What you notice first is the discrete vroom-voom of a motor launch easing its way through the quiet neighborhood canals, the muted sounds echoing off the walls of an 18th century palazzo. Nothing like the semis, the half-ton delivery trucks, the roaring Metro diesels buses, not to mention the incessant drone of mention rubber on concrete throughout even the more remote Seattle neighhborhoods. No, you realize, Venice is quiet. Hushed, reverential.
And Venice is crowded! Tourists from Lithuania, tourists from Brazil. Nikon-wielding Japanese, Gucci-wielding Chinese, .gelato-wielding Texans. They jostle one another along fondamento, calle, campo, and ponte. They compete for passage with deliverymen pushing rubber-wheeled carts and dollies. Venice, city of maybe 200,000 iinhabitants, is overrun by visitors. And then you realize why: no cars.
Instead of driving to McDonald's or Starbucks, Venetians (and tourists) walk to the caffè:, walk to the corner bar, walk to the market, walk to the square; They walk because water taxis are not only slow but prohibitively expensive. If you're heading to the fish market at the Rialto bridge, just take the local vaporetto.
A gondola? Sure. For romance, not for point-to-point You see them gondoliers at strategic intersections, in their black or red striped shirts, calling out to tourists, "Gondola, gondola!" with a practiced rhythm in between drags on their cigarettes, taking off their beribboned straw hats to wipe their brows when the traffic slows. On one boat, a balding businessman ignores the other passengers (three stout women in red jackets) and speaks loudly into a cellphone. Another businessman in a green tie and carrying a briefcase alights from a traghetto (a gondola devoted only to crossing the Grand Canal) and pays the ferry man his 50 cent ransom. If he's a lawyer or a banker, he's got style, la bella figura.
The North Africans have returned to the piazzas; no umbrellas today since it's sunny at last, but with a panoply of "designer" (illegal counterfeit) bags and purses. And some weird flying doodads that light up, zoom skyward and drop slowly to the ground. Nothing like that in Seattle any more.
And the pigeons have returned to the Piazza San Marco. Thousands of them. I read last year that pigeon shit does enormous damage to the fragile underpinnings of San Marco, so the city fathers banned the sale of piegon feed. Don't know what magic potion the Japanese tourists are scattering on the stones, but pigeons are everywhere. More pigeons, many more, than dogs (for example). Reverse of Seattle.

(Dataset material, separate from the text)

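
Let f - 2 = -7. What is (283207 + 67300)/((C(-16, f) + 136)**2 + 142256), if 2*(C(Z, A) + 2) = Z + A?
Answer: 1402028/630033 ≈ 2.2253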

A gaggle of teeny-boppers interrupts the sately scene in front of the Frari church. Giggling American schoolgirls. One would think their chaperones had warned them that halter tops and obscenely short jeans were inappropriate. One would be wrong. But Americans don't have a monopoly on provocatve dress or boorish behavior. Shlubs from all nations, it seems, converge on La Serenissima, armed with water bottles, cargo pants, combat boots, oversize fanny packs, outsize cameras, huge jackets tied around their ample waists. The locals arrive dressed for the office (briefcase, jacket & tie) or pulling a lightweight shopping cart as they head to the ancient fish markets.
Tourists don't visit the market to buy food but to gawk, The markets are surrounded by storefont booths hawking gew-gaws and cheap souvenirs. 8.99 for a "hand-painted" mask. They eat in cheap restaurants where the flavorless pizza crust comes out of a box, sauce and toppings well dusted with a magic flavor-removing powder called "MancaSapori." (Just kidding.)
Summer is coming. It's warmer, and it stays light out for a long time. On the other hand, just like Seattle's it's going to rain again tomorrow.